The iPhone has a serious privacy concern that basically allows IOS app developers to take photos and record videos using your front and back camera secretly without your consent.
Krause said, that it is in the way Apple’s software handles camera access.
Apparently, there is a legitimate reason for many apps, such as Facebook, WhatsApp, and Snapchat, to request access to your camera, in an effort to take a photo within the app.
Just so you kow, this permissions system is not a bug or a flaw instead it is a feature, and it works exactly in the way Apple has designed it, but the Austrian developer, Krause, said any malicious app could take advantage of this feature to silently record users activities.
Granting camera permission could enable iOS app developers to access:
- both the front and the back camera of your device,
- photograph and record you at any time the app is in the foreground,
- upload the recorded and captured content immediately, and
- run real-time face detection to read your facial expressions.
Interesting how all of these are done without warning or alerting you in any way.
Since Apple only requires users to enable camera access one time when they are asked to grant blanket permission to an app and gives free access to the camera without requiring any LED light or notification, Krause explained that a malicious app could leverage this loophole to go far beyond its intended level of access to spy on users.
The researcher has even developed a proof-of-concept app only to demonstrate how a malicious app could abuse such permissions to silently take your pictures every second as you use the app, or even live stream video of your surrounding from your front and rear cameras without notifying you.

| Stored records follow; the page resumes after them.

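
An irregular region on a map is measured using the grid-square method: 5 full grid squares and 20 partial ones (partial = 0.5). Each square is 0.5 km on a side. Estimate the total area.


effective squares = 5 + 20 * 0.5 = 15.0
area = 15.0 * 0.25 = 3.75 km^2

3.75 km^2


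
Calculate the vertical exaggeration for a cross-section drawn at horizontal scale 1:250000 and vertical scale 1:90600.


VE = horizontal_scale / vertical_scale = 250000 / 90600 ≈ 2.8

2.8x


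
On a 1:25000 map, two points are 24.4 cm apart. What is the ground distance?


ground = 24.4 cm * 25000 / 100 = 6100.0 m = 6.1 km

6.1 km


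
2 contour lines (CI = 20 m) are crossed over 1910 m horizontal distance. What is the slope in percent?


elevation change = 2 * 20 = 40 m
slope = 40 / 1910 * 100 = 2.1%

2.1%


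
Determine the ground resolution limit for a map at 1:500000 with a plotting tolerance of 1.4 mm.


ground = 1.4 mm * 500000 / 1000 = 700.0 m

700.0 m


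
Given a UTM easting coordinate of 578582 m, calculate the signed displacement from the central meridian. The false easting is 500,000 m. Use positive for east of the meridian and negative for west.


displacement = 578582 - 500000 = 78582 m

78582 m


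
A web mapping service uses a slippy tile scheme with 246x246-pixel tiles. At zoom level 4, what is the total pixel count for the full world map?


tiles per axis = 2^4 = 16
total tiles = 16^2 = 256
pixels per axis = 16 * 246 = 3936
total pixels = 3936^2 = 15492096

15492096 pixels


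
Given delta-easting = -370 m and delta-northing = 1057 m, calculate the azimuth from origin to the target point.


az = atan2(-370, 1057) = -19.3 deg
adjusted to 0-360: 340.7 degrees

340.7 degrees


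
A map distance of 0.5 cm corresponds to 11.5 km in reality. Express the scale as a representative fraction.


ground = 11.5 km = 1150000 cm; RF denominator = ground / map = 1150000 / 0.5 = 2300000; RF = 1:2300000

1:2300000


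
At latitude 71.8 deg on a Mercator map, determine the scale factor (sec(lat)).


SF = 1 / cos(71.8) = 1 / 0.312335 = 3.202

3.202


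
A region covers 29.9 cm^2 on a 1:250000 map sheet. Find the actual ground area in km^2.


ground_area = 29.9 * (250000/100)^2 = 186875000.0 m^2 = 186.875 km^2

186.875 km^2


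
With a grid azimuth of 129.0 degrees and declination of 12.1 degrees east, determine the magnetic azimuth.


magnetic azimuth = grid azimuth - declination (east +ve)
mag_az = 129.0 - 12.1 = 116.9 degrees

116.9 degrees


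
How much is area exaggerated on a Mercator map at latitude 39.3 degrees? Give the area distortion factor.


area_distortion = 1/cos^2(39.3) = 1.67

1.67


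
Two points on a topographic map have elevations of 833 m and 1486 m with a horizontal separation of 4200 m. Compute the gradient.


gradient = (1486 - 833) / 4200 = 653 / 4200 = 0.1555

0.1555


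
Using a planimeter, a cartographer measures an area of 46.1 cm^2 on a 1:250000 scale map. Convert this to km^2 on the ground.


ground_area = 46.1 * (250000/100)^2 = 288125000.0 m^2 = 288.125 km^2

288.125 km^2


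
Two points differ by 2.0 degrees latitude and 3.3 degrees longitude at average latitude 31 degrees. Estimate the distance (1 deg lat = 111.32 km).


dlat_km = 2.0 * 111.32 = 222.64
dlon_km = 3.3 * 111.32 * cos(31) ≈ 314.886
dist = sqrt(222.64^2 + 314.886^2) ≈ 385.6 km

385.6 km


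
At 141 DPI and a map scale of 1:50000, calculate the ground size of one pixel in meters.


pixel_cm = 2.54 / 141 ≈ 0.018014 cm
ground = pixel_cm * 50000 / 100 = 2.54 * 50000 / (141 * 100) = 127000 / 14100 ≈ 9.01 m

9.01 m


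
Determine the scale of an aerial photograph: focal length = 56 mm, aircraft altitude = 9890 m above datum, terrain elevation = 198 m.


scale = f / (H - h) = 56 mm / 9692 m = 56 / 9692000 = 1:173071

1:173071


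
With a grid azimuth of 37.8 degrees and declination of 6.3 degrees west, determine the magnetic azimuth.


magnetic azimuth = grid azimuth - declination (east +ve)
mag_az = 37.8 - -6.3 = 44.1 degrees

44.1 degrees


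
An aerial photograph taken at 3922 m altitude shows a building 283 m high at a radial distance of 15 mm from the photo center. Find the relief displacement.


d = h * r / H = 283 * 15 / 3922 = 1.08 mm

1.08 mm


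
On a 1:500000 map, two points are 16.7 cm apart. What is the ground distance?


ground = 16.7 cm * 500000 / 100 = 83500.0 m = 83.5 km

83.5 km


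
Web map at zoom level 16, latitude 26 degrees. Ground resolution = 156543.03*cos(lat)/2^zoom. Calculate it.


res = 156543.03 * cos(26) / 2^16 = 156543.03 * 0.89879405 / 65536 = 2.15 m/pixel

2.15 m/pixel


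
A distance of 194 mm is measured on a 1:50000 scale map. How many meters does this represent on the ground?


ground = 194 mm * 50000 / 1000 = 9700.0 m

9700.0 m


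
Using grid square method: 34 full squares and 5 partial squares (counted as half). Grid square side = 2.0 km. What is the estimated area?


effective squares = 34 + 5 * 0.5 = 36.5
area = 36.5 * 4.0 = 146.0 km^2

146.0 km^2


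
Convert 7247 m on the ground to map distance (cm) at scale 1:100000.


map_cm = 7247 * 100 / 100000 = 7.247 cm ≈ 7.25 cm

7.25 cm


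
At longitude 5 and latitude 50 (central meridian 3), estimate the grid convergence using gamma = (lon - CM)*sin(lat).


gamma = (5 - 3) * sin(50) = 2 * 0.766044 = 1.532 degrees

1.532 degrees


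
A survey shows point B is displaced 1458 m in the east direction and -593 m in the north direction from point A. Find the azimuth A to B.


az = atan2(1458, -593) = 112.1 deg
adjusted to 0-360: 112.1 degrees

112.1 degrees


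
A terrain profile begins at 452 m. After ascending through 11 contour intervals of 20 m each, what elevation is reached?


elevation = 452 + 11 * 20 = 672 m

672 m


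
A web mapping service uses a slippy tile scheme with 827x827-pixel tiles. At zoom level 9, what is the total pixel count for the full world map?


tiles per axis = 2^9 = 512
total tiles = 512^2 = 262144
pixels per axis = 512 * 827 = 423424
total pixels = 423424^2 = 179287883776

179287883776 pixels


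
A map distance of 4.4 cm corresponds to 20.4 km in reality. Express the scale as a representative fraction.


ground = 20.4 km = 2040000 cm; RF denominator = ground / map = 2040000 / 4.4 ≈ 463636; RF = 1:463636

1:463636


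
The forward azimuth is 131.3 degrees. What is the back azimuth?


back azimuth = (131.3 + 180) mod 360 = 311.3 degrees

311.3 degrees


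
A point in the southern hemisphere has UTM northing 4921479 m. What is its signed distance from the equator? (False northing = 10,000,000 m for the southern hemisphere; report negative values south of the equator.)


For southern: actual = 4921479 - 10000000 = -5078521 m

-5078521 m


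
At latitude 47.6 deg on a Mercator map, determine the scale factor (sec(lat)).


SF = 1 / cos(47.6) = 1 / 0.674302 = 1.483

1.483


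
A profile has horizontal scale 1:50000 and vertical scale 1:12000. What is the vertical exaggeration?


VE = horizontal_scale / vertical_scale = 50000 / 12000 ≈ 4.2

4.2x


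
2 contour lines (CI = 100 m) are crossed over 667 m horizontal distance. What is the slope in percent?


elevation change = 2 * 100 = 200 m
slope = 200 / 667 * 100 = 30.0%

30.0%


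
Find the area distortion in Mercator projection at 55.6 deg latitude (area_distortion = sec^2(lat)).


area_distortion = 1/cos^2(55.6) = 3.133

3.133


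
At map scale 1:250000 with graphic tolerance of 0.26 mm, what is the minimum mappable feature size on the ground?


ground = 0.26 mm * 250000 / 1000 = 65.0 m

65.0 m


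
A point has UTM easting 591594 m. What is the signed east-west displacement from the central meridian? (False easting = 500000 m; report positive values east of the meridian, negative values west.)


displacement = 591594 - 500000 = 91594 m

91594 m


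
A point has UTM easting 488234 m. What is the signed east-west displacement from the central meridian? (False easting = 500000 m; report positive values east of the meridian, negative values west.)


displacement = 488234 - 500000 = -11766 m

-11766 m


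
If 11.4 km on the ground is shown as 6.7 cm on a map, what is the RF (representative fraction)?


ground = 11.4 km = 1140000 cm; RF denominator = ground / map = 1140000 / 6.7 ≈ 170149; RF = 1:170149

1:170149


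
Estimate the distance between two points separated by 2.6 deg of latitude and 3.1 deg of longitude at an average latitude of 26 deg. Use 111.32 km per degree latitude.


dlat_km = 2.6 * 111.32 = 289.432
dlon_km = 3.1 * 111.32 * cos(26) ≈ 310.167
dist = sqrt(289.432^2 + 310.167^2) ≈ 424.2 km

424.2 km


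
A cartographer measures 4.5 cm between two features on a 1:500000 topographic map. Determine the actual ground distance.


ground = 4.5 cm * 500000 / 100 = 22500.0 m = 22.5 km

22.5 km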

Krause said his “goal [to build the demo app] is to highlight a privacy loophole that can be abused by iOS apps.”
Krause has also provided a short video demonstration of the issue, which shows the demo app taking photographs of the person using it every second. The app also included a facial recognition system to detect the person using it.
The researcher warned that such a rogue app could record “stunning video material from bathrooms around the world, using both the front and the back camera, while the user scrolls through a social feed or plays a game.”

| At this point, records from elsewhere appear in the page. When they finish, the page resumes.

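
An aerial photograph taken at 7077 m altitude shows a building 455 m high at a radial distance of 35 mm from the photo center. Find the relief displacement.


d = h * r / H = 455 * 35 / 7077 = 2.25 mm

2.25 mm


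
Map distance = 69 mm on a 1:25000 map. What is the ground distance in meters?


ground = 69 mm * 25000 / 1000 = 1725.0 m

1725.0 m


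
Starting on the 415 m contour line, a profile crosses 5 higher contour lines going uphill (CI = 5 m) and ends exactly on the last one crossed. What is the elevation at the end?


elevation = 415 + 5 * 5 = 440 m

440 m


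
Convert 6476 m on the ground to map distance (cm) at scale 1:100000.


map_cm = 6476 * 100 / 100000 = 6.476 cm ≈ 6.48 cm

6.48 cm


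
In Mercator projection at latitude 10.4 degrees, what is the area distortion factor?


area_distortion = 1/cos^2(10.4) = 1.034

1.034


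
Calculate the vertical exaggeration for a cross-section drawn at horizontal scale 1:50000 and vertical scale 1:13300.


VE = horizontal_scale / vertical_scale = 50000 / 13300 ≈ 3.8

3.8x


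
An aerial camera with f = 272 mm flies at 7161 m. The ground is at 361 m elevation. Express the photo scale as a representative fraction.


scale = f / (H - h) = 272 mm / 6800 m = 272 / 6800000 = 1:25000

1:25000


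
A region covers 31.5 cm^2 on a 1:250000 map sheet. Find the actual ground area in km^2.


ground_area = 31.5 * (250000/100)^2 = 196875000.0 m^2 = 196.875 km^2

196.875 km^2


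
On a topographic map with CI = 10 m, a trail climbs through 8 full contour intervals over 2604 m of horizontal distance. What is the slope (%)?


elevation change = 8 * 10 = 80 m
slope = 80 / 2604 * 100 = 3.1%

3.1%


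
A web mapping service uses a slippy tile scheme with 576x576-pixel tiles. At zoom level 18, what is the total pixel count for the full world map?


tiles per axis = 2^18 = 262144
total tiles = 262144^2 = 68719476736
pixels per axis = 262144 * 576 = 150994944
total pixels = 150994944^2 = 22799473113563136

22799473113563136 pixels


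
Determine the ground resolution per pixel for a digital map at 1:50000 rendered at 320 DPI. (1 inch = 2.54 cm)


pixel_cm = 2.54 / 320 ≈ 0.007938 cm
ground = pixel_cm * 50000 / 100 = 2.54 * 50000 / (320 * 100) = 127000 / 32000 ≈ 3.97 m

3.97 m


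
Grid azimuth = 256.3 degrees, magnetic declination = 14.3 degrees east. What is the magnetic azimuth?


magnetic azimuth = grid azimuth - declination (east +ve)
mag_az = 256.3 - 14.3 = 242.0 degrees

242.0 degrees


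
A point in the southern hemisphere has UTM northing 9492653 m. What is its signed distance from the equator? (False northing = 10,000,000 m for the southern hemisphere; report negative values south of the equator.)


For southern: actual = 9492653 - 10000000 = -507347 m

-507347 m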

How to Protect Your Privacy?
There is a little user can do to protect them.
Krause recommended Apple to introduce a way to grant temporary permissions to access the camera, allowing apps to take a picture during a limited period of time, and then revokes it after that.
Another way is to introduce a warning light or notification to the iPhone that informs people when they are being recorded.
Most importantly, do not let any malicious app enter your smartphone. For this, always download apps from an official app store and read reviews left by other users about the app and its developer.